I considered a variable-length action head — some kind of pointer network or masked attention over the current legal-action list — and decided against it. At 61 actions the fixed-width linear is 16K parameters, the masking is three lines, and the rest of the PPO pipeline doesn't need to special-case anything. If the action space grew by an order of magnitude, or if legal-action sets had internal structure a pointer network could exploit, I'd reconsider. At this scale the simple version wins.

Value head

value = self.value_head(h)  # [B, 1]

One linear, 256 to 1, 257 parameters including bias. That's the whole head.

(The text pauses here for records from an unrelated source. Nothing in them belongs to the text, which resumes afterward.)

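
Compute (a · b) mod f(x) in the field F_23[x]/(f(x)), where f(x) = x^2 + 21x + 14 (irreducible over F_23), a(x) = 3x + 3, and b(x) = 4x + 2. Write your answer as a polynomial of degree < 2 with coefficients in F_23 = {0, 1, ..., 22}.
a · b ≡ 19x + 22 (mod f(x))

Multiply in F_23[x]: a(x)·b(x) = (3x + 3)·(4x + 2) = 12x^2 + 18x + 6. This has degree ≥ 2, so divide by f(x) over F_23: 12x^2 + 18x + 6 = (12)·(x^2 + 21x + 14) + (19x + 22). Hence a·b ≡ 19x + 22 (mod f). (F_23[x]/(f) is a field with 23^2 = 529 elements since f is irreducible of degree 2.)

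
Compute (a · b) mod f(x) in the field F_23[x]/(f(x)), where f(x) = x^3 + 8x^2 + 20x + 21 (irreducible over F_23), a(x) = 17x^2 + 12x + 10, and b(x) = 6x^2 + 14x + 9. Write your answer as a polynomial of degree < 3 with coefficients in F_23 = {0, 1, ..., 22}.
a · b ≡ 20x^2 + 15x + 21 (mod f(x))

Multiply in F_23[x]: a(x)·b(x) = (17x^2 + 12x + 10)·(6x^2 + 14x + 9) = 10x^4 + 11x^3 + 13x^2 + 18x + 21. This has degree ≥ 3, so divide by f(x) over F_23: 10x^4 + 11x^3 + 13x^2 + 18x + 21 = (10x)·(x^3 + 8x^2 + 20x + 21) + (20x^2 + 15x + 21). Hence a·b ≡ 20x^2 + 15x + 21 (mod f). (F_23[x]/(f) is a field with 23^3 = 12167 elements since f is irreducible of degree 3.)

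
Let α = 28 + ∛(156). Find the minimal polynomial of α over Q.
m_α(x) = x^3 - 84x^2 + 2352x - 22108

Set β = α - 28 = ∛(156), so β^3 = 156. Then (α - 28)^3 - 156 = 0, i.e. α is a root of g(x) = (x - 28)^3 - 156 = x^3 - 84x^2 + 2352x - 22108. Since g(x) = h(x - 28) where h(x) = x^3 - 156, and h is irreducible over Q (because 156 is not a perfect cube, so h has no rational root, and a monic cubic with no rational root is irreducible), g is also irreducible (irreducibility is preserved under the substitution x → x - 28). Hence m_α(x) = x^3 - 84x^2 + 2352x - 22108.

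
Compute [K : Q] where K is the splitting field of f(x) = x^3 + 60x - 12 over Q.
[K : Q] = 6

By the rational root test, any rational root of the monic integer polynomial f(x) = x^3 + 60x - 12 must be an integer dividing the constant term -12, i.e. one of ±{1, 2, 3, 4, 6, 12}. Evaluating: f(1) = 49, f(-1) = -73, f(2) = 116, f(-2) = -140, f(3) = 195, f(-3) = -219, f(4) = 292, f(-4) = -316, f(6) = 564, f(-6) = -588, f(12) = 2436, f(-12) = -2460; none is 0, so f has no rational root and is therefore irreducible over Q (a cubic with no linear factor over a field is irreducible). For an irreducible cubic, the Galois group is A_3 or S_3 according as the discriminant disc(f) = -4a^3 - 27b^2 = -4·(60)^3 - 27·(-12)^2 = -867888 is or is not a square in Q. Here disc(f) = -867888 is not a perfect square in Q, so the Galois group of f over Q is not contained in A_3 and must be all of S_3. The splitting field has degree |S_3| = 6 over Q, so [K : Q] = 6.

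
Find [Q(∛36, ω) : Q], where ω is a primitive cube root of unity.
[Q(∛36, ω) : Q] = 6

[Q(∛36):Q] = 3 (min poly x^3 - 36, irreducible since 36 is not a perfect cube). [Q(ω):Q] = 2 (min poly x^2 + x + 1). Since Q(∛36) ⊂ R and ω ∉ R, we have ω ∉ Q(∛36), so x^2 + x + 1 remains irreducible over Q(∛36) and [Q(∛36, ω) : Q(∛36)] = 2. By the tower law, [Q(∛36, ω) : Q] = 3 · 2 = 6. (In fact Q(∛36, ω) is the splitting field of x^3 - 36 over Q.)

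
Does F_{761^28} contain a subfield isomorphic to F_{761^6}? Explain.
No: F_{761^6} is not a subfield of F_{761^28}

F_{p^m} embeds in F_{p^n} iff m | n. Here 6 ∤ 28 (since 28 = 4·6 + 4 with remainder 4 ≠ 0), so F_{761^6} is not a subfield of F_{761^28}. Equivalently: if it were, the tower law would give 6 = [F_{761^6}:F_761] dividing [F_{761^28}:F_761] = 28, contradiction.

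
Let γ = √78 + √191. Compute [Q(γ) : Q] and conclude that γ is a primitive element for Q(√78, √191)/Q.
[Q(γ) : Q] = 4 (equivalently, Q(γ) = Q(√78, √191))

Obviously Q(γ) ⊆ Q(√78, √191), and [Q(√78, √191):Q] = 4 (since 78, 191 are distinct squarefree integers > 1 with 14898 not a perfect square). To show equality we compute the minimal polynomial of γ. From γ = √78 + √191: γ^2 = 78 + 2√(14898) + 191 = 269 + 2√(14898), so γ^2 - 269 = 2√(14898); squaring, (γ^2 - 269)^2 = 4·14898, i.e. γ^4 - 538γ^2 + 72361 - 59592 = 0, i.e. γ^4 - 538γ^2 + 12769 = 0. So γ is a root of x^4 - 538x^2 + 12769. This polynomial is irreducible over Q: it has no rational root (each ±√78 ± √191 is irrational), and any factorization into two quadratics over Q would force √(14898) ∈ Q (pairing opposite roots) or √78, √191 ∈ Q (other pairings), all impossible. Hence [Q(γ):Q] = 4 = [Q(√78, √191):Q], so Q(γ) = Q(√78, √191).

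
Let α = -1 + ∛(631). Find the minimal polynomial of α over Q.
m_α(x) = x^3 + 3x^2 + 3x - 630

Set β = α + 1 = ∛(631), so β^3 = 631. Then (α + 1)^3 - 631 = 0, i.e. α is a root of g(x) = (x + 1)^3 - 631 = x^3 + 3x^2 + 3x - 630. Since g(x) = h(x + 1) where h(x) = x^3 - 631, and h is irreducible over Q (because 631 is not a perfect cube, so h has no rational root, and a monic cubic with no rational root is irreducible), g is also irreducible (irreducibility is preserved under the substitution x → x + 1). Hence m_α(x) = x^3 + 3x^2 + 3x - 630.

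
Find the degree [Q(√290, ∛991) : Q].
[Q(√290, ∛991) : Q] = 6

Let L = Q(√290, ∛991). Since Q(√290) ⊂ L and [Q(√290):Q] = 2, the tower law gives 2 | [L:Q]. Likewise Q(∛991) ⊂ L with [Q(∛991):Q] = 3 (because 991 is not a perfect cube), so 3 | [L:Q]. As gcd(2,3) = 1, [L:Q] is divisible by 6. Conversely L is generated over Q by √290 and ∛991, so [L:Q] ≤ 2·3 = 6. Therefore [Q(√290, ∛991) : Q] = 6.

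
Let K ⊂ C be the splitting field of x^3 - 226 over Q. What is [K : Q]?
[K : Q] = 6

The roots of x^3 - 226 are ∛226, ω∛226, ω^2∛226 where ω = e^(2πi/3) is a primitive cube root of unity, so K = Q(∛226, ω). Now [Q(∛226):Q] = 3 (since 226 is not a perfect cube, x^3 - 226 is irreducible) and [Q(ω):Q] = 2. Both 2 and 3 divide [K:Q], and [K:Q] ≤ 3·2 = 6, so [K:Q] = 6. (Equivalently: Q(∛226) ⊂ R but ω ∉ R, so [K : Q(∛226)] = 2.)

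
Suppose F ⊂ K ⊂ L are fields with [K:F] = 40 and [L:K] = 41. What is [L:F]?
[L:F] = 1640

The tower law says that for any tower of field extensions F ⊂ K ⊂ L with finite degrees, [L:F] = [L:K] · [K:F]. Here this gives [L:F] = 41 · 40 = 1640.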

PPO's advantage computation needs a value estimate to subtract as a baseline — the advantage is return - V(state), and the policy update scales by advantage. The value estimate doesn't have to be accurate in absolute terms; it has to correlate with return well enough that the baseline reduces variance in the policy gradient. One linear layer on top of the 256-d trunk is enough for that, and the value loss trains against the discounted return with standard MSE. Both the policy loss and the value loss gradient back through the shared trunk, which is the main reason the trunk learns useful features — the value signal is denser per step than the policy signal and keeps the representation well-calibrated.

The discard head is an architectural footnote: self.discard_head = nn.Linear(256, 10), producing ten scores per hand slot sorted descending to give the agent a "discard this first" priority list. It fires only when STS2 forces a mid-turn discard. I considered folding the decision into the main policy head, but "pick one action out of 61" and "rank ten slots" are different shapes; giving each its own head kept each loss attributed to one decision shape, and kept the gradients specific to that shape.

Takeaways

01 Embeddings are the representation work. The trunk mixes; the heads decode.
02 Separate pile_emb from card_emb. Cards-as-actions and cards-as-context are different jobs.
03 LayerNorm over BatchNorm for actor-learner RL. Inference is batch-of-1; BatchNorm drifts.
04 masked_fill(~mask, -1e9) before softmax. The finite margin survives the backward pass without NaN.
05 Orthogonal init with gain=0.01 on the policy head. Starts near-uniform, not peaked on an arbitrary action.